American college baseball tournament

The 1996 Big East Conference baseball tournament was held at Senator Thomas J. Dodd Memorial Stadium in Norwich, Connecticut. This was the twelfth annual Big East Conference baseball tournament. The West Virginia Mountaineers won their only tournament championship in their first year in the league, and claimed the Big East Conference's automatic bid to the 1996 NCAA Division I baseball tournament. West Virginia joined the Big 12 Conference after the 2012 season.

== Format and seeding ==
The Big East baseball tournament was a 6 team double elimination tournament in 1996. The top three regular season finishers in each division were seeded one through three based on conference winning percentage only. West Virginia claimed the top seed from the American Division by winning the season series over Providence. The top team in each division played the third seed from the opposite division and the second seeds played each other in the first round.

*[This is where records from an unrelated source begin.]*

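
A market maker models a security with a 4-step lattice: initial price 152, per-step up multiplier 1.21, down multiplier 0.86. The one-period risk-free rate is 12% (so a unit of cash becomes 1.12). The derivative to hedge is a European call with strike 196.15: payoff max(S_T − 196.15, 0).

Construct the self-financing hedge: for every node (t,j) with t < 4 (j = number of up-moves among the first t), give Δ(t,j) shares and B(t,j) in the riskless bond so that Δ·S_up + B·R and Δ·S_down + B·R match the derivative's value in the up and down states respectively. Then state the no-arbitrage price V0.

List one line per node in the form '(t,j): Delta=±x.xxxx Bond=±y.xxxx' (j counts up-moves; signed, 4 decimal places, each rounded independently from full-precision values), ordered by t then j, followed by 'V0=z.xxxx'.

Since d<R<u, set p* = (R−d)/(u−d) = 0.7429; price each node as the discounted p*-expectation of its children.
Payoff layer (t=4): V(4,0)=0.0000, V(4,1)=0.0000, V(4,2)=0.0000, V(4,3)=35.4285, V(4,4)=129.6755
  t=3,j=0: stock 96.6805 → up 116.9834 (V=0.0000), down 83.1452 (V=0.0000). Price 0.0000; hedge Δ=0.0000, bond B=0.0000.
  t=3,j=1: stock 136.0272 → up 164.5930 (V=0.0000), down 116.9834 (V=0.0000). Price 0.0000; hedge Δ=0.0000, bond B=0.0000.
  t=3,j=2: stock 191.3872 → up 231.5785 (V=35.4285), down 164.5930 (V=0.0000). Price 23.4985; hedge Δ=0.5289, bond B=-77.7257.
  t=3,j=3: stock 269.2773 → up 325.8255 (V=129.6755), down 231.5785 (V=35.4285). Price 94.1433; hedge Δ=1.0000, bond B=-175.1339.
  t=2,j=0: stock 112.4192 → up 136.0272 (V=0.0000), down 96.6805 (V=0.0000). Price 0.0000; hedge Δ=0.0000, bond B=0.0000.
  t=2,j=1: stock 158.1712 → up 191.3872 (V=23.4985), down 136.0272 (V=0.0000). Price 15.5857; hedge Δ=0.4245, bond B=-51.5528.
  t=2,j=2: stock 222.5432 → up 269.2773 (V=94.1433), down 191.3872 (V=23.4985). Price 67.8371; hedge Δ=0.9070, bond B=-134.0054.
  t=1,j=0: stock 130.7200 → up 158.1712 (V=15.5857), down 112.4192 (V=0.0000). Price 10.3375; hedge Δ=0.3407, bond B=-34.1932.
  t=1,j=1: stock 183.9200 → up 222.5432 (V=67.8371), down 158.1712 (V=15.5857). Price 48.5723; hedge Δ=0.8117, bond B=-100.7173.
  t=0,j=0: stock 152.0000 → up 183.9200 (V=48.5723), down 130.7200 (V=10.3375). Price 34.5897; hedge Δ=0.7187, bond B=-74.6527.
Self-financing check: at every node Δ·S+B equals the discounted successor values.

(0,0): Delta=0.7187 Bond=-74.6527
(1,0): Delta=0.3407 Bond=-34.1932
(1,1): Delta=0.8117 Bond=-100.7173
(2,0): Delta=0.0000 Bond=0.0000
(2,1): Delta=0.4245 Bond=-51.5528
(2,2): Delta=0.9070 Bond=-134.0054
(3,0): Delta=0.0000 Bond=0.0000
(3,1): Delta=0.0000 Bond=0.0000
(3,2): Delta=0.5289 Bond=-77.7257
(3,3): Delta=1.0000 Bond=-175.1339
V0=34.5897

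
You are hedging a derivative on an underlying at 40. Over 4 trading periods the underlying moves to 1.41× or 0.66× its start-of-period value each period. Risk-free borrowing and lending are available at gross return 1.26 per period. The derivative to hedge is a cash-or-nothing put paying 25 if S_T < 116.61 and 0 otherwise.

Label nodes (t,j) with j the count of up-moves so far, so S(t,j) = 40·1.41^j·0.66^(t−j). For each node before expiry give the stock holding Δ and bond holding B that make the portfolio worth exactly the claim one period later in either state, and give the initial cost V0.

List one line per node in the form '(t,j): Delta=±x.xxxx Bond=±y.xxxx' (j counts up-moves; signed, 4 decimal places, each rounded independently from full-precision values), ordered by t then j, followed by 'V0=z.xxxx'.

(0,0): Delta=-0.2133 Bond=14.3878
(1,0): Delta=0.0000 Bond=12.4977
(1,1): Delta=-0.2383 Bond=19.5363
(2,0): Delta=0.0000 Bond=15.7470
(2,1): Delta=0.0000 Bond=15.7470
(2,2): Delta=-0.2661 Bond=26.8330
(3,0): Delta=0.0000 Bond=19.8413
(3,1): Delta=0.0000 Bond=19.8413
(3,2): Delta=0.0000 Bond=19.8413
(3,3): Delta=-0.2973 Bond=37.3016
V0=5.8560

No-arbitrage ⇒ martingale measure with p* = (R−d)/(u−d) = 0.8000.
Terminal payoffs: V(4,0)=25.0000, V(4,1)=25.0000, V(4,2)=25.0000, V(4,3)=25.0000, V(4,4)=0.0000
  t=3,j=0: stock 11.4998 → up 16.2148 (V=25.0000), down 7.5899 (V=25.0000). Price 19.8413; hedge Δ=0.0000, bond B=19.8413.
  t=3,j=1: stock 24.5678 → up 34.6407 (V=25.0000), down 16.2148 (V=25.0000). Price 19.8413; hedge Δ=0.0000, bond B=19.8413.
  t=3,j=2: stock 52.4858 → up 74.0050 (V=25.0000), down 34.6407 (V=25.0000). Price 19.8413; hedge Δ=0.0000, bond B=19.8413.
  t=3,j=3: stock 112.1288 → up 158.1017 (V=0.0000), down 74.0050 (V=25.0000). Price 3.9683; hedge Δ=-0.2973, bond B=37.3016.
  t=2,j=0: stock 17.4240 → up 24.5678 (V=19.8413), down 11.4998 (V=19.8413). Price 15.7470; hedge Δ=0.0000, bond B=15.7470.
  t=2,j=1: stock 37.2240 → up 52.4858 (V=19.8413), down 24.5678 (V=19.8413). Price 15.7470; hedge Δ=0.0000, bond B=15.7470.
  t=2,j=2: stock 79.5240 → up 112.1288 (V=3.9683), down 52.4858 (V=19.8413). Price 5.6689; hedge Δ=-0.2661, bond B=26.8330.
  t=1,j=0: stock 26.4000 → up 37.2240 (V=15.7470), down 17.4240 (V=15.7470). Price 12.4977; hedge Δ=0.0000, bond B=12.4977.
  t=1,j=1: stock 56.4000 → up 79.5240 (V=5.6689), down 37.2240 (V=15.7470). Price 6.0989; hedge Δ=-0.2383, bond B=19.5363.
  t=0,j=0: stock 40.0000 → up 56.4000 (V=6.0989), down 26.4000 (V=12.4977). Price 5.8560; hedge Δ=-0.2133, bond B=14.3878.
Each (Δ,B) replicates both successor values, so the strategy is self-financing and V0 is arbitrage-free.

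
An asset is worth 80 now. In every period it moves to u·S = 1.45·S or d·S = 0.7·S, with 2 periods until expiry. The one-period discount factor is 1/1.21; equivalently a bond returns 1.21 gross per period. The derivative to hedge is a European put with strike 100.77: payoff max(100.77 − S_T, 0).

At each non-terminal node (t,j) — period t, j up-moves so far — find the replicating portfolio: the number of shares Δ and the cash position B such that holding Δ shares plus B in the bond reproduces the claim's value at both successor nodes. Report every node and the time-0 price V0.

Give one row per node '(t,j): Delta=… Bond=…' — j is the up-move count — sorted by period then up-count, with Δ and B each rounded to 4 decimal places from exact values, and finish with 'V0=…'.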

This was the first season of divisional play, resulting from the addition of Notre Dame, Rutgers and West Virginia to the league beginning with the 1996 season.

| Team | W | L | T | Pct. | GB | Seed |
American Division
| West Virginia | 15 | 10 | 0 | .600 | – | 1A |
| Providence | 15 | 10 | 0 | .600 | – | 2A |
| St. John's | 14 | 10 | 0 | .583 | .5 | 3A |
| Connecticut | 13 | 12 | 0 | .520 | 2 | – |
| Pittsburgh | 9 | 13 | 0 | .409 | 4.5 | – |
| Boston College | 6 | 18 | 0 | .250 | 8.5 | – |
National Division
| Villanova | 16 | 5 | 0 | .762 | – | 1N |
| Rutgers | 15 | 7 | 1 | .674 | 2 | 2N |
| Notre Dame | 13 | 7 | 0 | .650 | 2.5 | 3N |
| Georgetown | 6 | 18 | 0 | .250 | 11.5 | – |
| Seton Hall | 5 | 17 | 1 | .239 | 12 | – |

== Jack Kaiser Award ==
Chris Enochs was the winner of the 1996 Jack Kaiser Award. Enochs was a pitcher for West Virginia.